Learning the essentials necessary to run a successful business — and being introduced to, and developing relationships with, women who have been a part of (or run) successful businesses — is, Radzyminski hopes, the right combination to empower interested young female dentists to aspire to prominent roles, and possess the means to get there.
“It’s not a case of not enough numbers,” she says. “There are plenty of women going into dentistry. It’s a case of not enough leaders and mentors in the system to give women the skill sets to drive toward positions of leadership.”
ELIZABETH DILTS is a frequent contributor to Incisal Edge. Elsewhere in this issue (page 39), she profiles this year’s six winners of the Lucy Hobbs Awards.
reaching the brass ring
A FOUR-PACK of timely leadership advice, from women who have been there.
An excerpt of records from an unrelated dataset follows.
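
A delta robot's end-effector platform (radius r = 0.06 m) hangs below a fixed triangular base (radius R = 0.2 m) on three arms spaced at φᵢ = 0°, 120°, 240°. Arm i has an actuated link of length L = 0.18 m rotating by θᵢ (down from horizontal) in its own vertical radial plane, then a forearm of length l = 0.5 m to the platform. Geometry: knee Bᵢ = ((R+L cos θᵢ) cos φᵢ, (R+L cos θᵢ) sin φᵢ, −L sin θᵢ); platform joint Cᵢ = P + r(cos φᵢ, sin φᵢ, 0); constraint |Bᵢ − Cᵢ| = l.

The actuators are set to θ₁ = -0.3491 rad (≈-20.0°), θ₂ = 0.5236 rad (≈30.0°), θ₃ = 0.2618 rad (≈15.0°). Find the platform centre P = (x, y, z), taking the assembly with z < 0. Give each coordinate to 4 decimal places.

(0.1136, -0.0393, -0.3969)

φ1=0.0°: virtual centre (0.3091, 0.0000, 0.0616), radius l
arm 2 at φ=120.0°: ρ2 = 0.2959;  centre 2 = (-0.1479, 0.2562, -0.0900)
centre 3 = (0.3139·cos240.0°, 0.3139·sin240.0°, -0.0466) = (-0.1569, -0.2718, -0.0466)
eliminate P² terms by subtracting sphere 1 from 2 and 3
linear system: -0.9142x+0.5125y = -0.0037−-0.3031z; -0.9322x+-0.5436y = 0.0013−-0.2163z
Cramer: x(z) = 0.0014-0.2828z;  y(z) = -0.0048+0.0870z
sphere 1 gives Az²+Bz+C=0 with A=1.0876, B=0.0501, C=-0.1515;  B²−4AC=0.6614;  roots -0.3969, 0.3509;  negative root z = -0.3969
x = 0.1136, y = -0.0393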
DR. BETSY BAKEMAN, on the tips she received when she took over as chairman of the AACD’s accreditation committee:
“My immediate predecessor, Brad Olson, said we all bring our own gifts to the task at hand. He suggested I make a list of 10 things I want to accomplish while serving. It’s so easy to be just a placeholder if you don’t set goals. So I wrote down mine, and I was quite proud of all I was able to spearhead just by having that list.”
DR. LEE ANN BRADY, on her husband agreeing to leave his job and move with her and their three small children when
she was offered a job at the Pankey Institute:
“One part is thinking it through and openly discussing whose dreams get to be in the front seat right now. Also part of it, I think, is that a lot of women are afraid to ask for that — to say to themselves and their partners, ‘This is really important to me.’ ”
LINDA MILES, a practice-management coach in Gig Harbor, Washington:
“In my experience, 20 percent of all dentists, men and women, are the movers and shakers. Sixty percent are bobbers — they’re not going to attend every meeting and will never set the world on fire, but they have life balance. And 20 percent, frankly, are in Hurt City as far as being one or two months away from not being able to pay their bills.”
DR. CAROL GOMEZ SUMMERHAYS, president of the American Dental Association:
“Follow your passion for volunteering. Women — and, really, all dentists — should commit to lifelong learning in leadership.”